The end result for now is that this decision represents a potential tightening of the prudent fiduciary standards that govern ERISA plan sponsors. While the decision is somewhat troubling in that it places more stringent standards on plan fiduciaries, it also highlights the importance of maintaining and documenting substantive and thorough fiduciary procedures. The 4th Circuit’s holding here is relevant for not only company stock funds in qualified retirement plans (certainly after Dudenhoeffer’s levelling of company stock funds with any other plan investment offering), but potentially for all other investment holdings. In addition, in the context of plans or entities that undergo a merger, the holding here will be very relevant for any plans that retain prior company stock after a transaction.

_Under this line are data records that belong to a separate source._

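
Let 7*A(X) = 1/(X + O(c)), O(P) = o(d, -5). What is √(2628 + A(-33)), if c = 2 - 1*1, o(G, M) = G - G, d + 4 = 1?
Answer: √140232477/231 ≈ 51.264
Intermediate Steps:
d = -3 (d = -4 + 1 = -3)
o(G, M) = 0
c = 1 (c = 2 - 1 = 1)
O(P) = 0
A(X) = 1/(7*X) (A(X) = 1/(7*(X + 0)) = 1/(7*X))
√(2628 + A(-33)) = √(2628 + (⅐)/(-33)) = √(2628 + (⅐)*(-1/33)) = √(2628 - 1/231) = √(607067/231) = √140232477/231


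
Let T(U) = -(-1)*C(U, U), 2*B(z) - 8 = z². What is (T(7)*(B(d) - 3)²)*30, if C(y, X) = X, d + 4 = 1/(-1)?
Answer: 76545/2 ≈ 38273.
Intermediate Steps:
d = -5 (d = -4 + 1/(-1) = -4 - 1 = -5)
B(z) = 4 + z²/2
T(U) = U (T(U) = -(-1)*U = U)
(T(7)*(B(d) - 3)²)*30 = (7*((4 + (½)*(-5)²) - 3)²)*30 = (7*((4 + (½)*25) - 3)²)*30 = (7*((4 + 25/2) - 3)²)*30 = (7*(33/2 - 3)²)*30 = (7*(27/2)²)*30 = (7*(729/4))*30 = (5103/4)*30 = 76545/2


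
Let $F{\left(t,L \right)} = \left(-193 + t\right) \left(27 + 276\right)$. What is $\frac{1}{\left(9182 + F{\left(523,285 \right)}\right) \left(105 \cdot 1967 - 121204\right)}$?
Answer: $\frac{1}{9315755932} \approx 1.0735 \cdot 10^{-10}$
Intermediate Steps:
$F{\left(t,L \right)} = -58479 + 303 t$ ($F{\left(t,L \right)} = \left(-193 + t\right) 303 = -58479 + 303 t$)
$\frac{1}{\left(9182 + F{\left(523,285 \right)}\right) \left(105 \cdot 1967 - 121204\right)} = \frac{1}{\left(9182 + \left(-58479 + 303 \cdot 523\right)\right) \left(105 \cdot 1967 - 121204\right)} = \frac{1}{\left(9182 + \left(-58479 + 158469\right)\right) \left(206535 - 121204\right)} = \frac{1}{\left(9182 + 99990\right) 85331} = \frac{1}{109172 \cdot 85331} = \frac{1}{9315755932}$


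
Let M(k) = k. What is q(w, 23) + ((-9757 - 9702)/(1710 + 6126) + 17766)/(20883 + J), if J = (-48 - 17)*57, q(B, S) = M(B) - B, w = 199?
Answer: 139194917/134606808 ≈ 1.0341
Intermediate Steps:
q(B, S) = 0 (q(B, S) = B - B = 0)
J = -3705 (J = -65*57 = -3705)
q(w, 23) + ((-9757 - 9702)/(1710 + 6126) + 17766)/(20883 + J) = 0 + ((-9757 - 9702)/(1710 + 6126) + 17766)/(20883 - 3705) = 0 + (-19459/7836 + 17766)/17178 = 0 + (-19459*1/7836 + 17766)*(1/17178) = 0 + (-19459/7836 + 17766)*(1/17178) = 0 + (139194917/7836)*(1/17178) = 0 + 139194917/134606808 = 139194917/134606808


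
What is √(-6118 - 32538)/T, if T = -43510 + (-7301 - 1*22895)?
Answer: -8*I*√151/36853 ≈ -0.0026675*I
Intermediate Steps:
T = -73706 (T = -43510 + (-7301 - 22895) = -43510 - 30196 = -73706)
√(-6118 - 32538)/T = √(-6118 - 32538)/(-73706) = √(-38656)*(-1/73706) = (16*I*√151)*(-1/73706) = -8*I*√151/36853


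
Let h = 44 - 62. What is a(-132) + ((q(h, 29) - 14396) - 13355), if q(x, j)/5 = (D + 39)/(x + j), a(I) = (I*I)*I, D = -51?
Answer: -25604969/11 ≈ -2.3277e+6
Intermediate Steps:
a(I) = I**3 (a(I) = I**2*I = I**3)
h = -18
q(x, j) = -60/(j + x) (q(x, j) = 5*((-51 + 39)/(x + j)) = 5*(-12/(j + x)) = -60/(j + x))
a(-132) + ((q(h, 29) - 14396) - 13355) = (-132)**3 + ((-60/(29 - 18) - 14396) - 13355) = -2299968 + ((-60/11 - 14396) - 13355) = -2299968 + (-158416/11 - 13355) = -2299968 - 305321/11 = -25604969/11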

It is worth noting that this remand decision was by a 4th Circuit panel of three judges and it is very likely that RJR will appeal for an en banc rehearing before the full 4th Circuit Court of Appeals, so we have not heard the final say of the 4th Circuit on this matter. Until then, it remains to be seen how or if this decision might be interpreted by other Circuit Courts. Nonetheless, the current posture adopted here could be seen as pushing the fiduciary standard higher for retirement plan fiduciaries – requiring not just the evaluation of whether any prudent fiduciary could have taken an action, but rather an evaluation of whether a prudent fiduciary would more likely than not have taken the action. Particularly for plan sponsors and fiduciaries of plans with employer stock attempting to cope with the aftermath of the Supreme Court’s Dudenhoeffer decision, this adds another layer of complexity when trying to decide how to evaluate or change company stock fund holdings.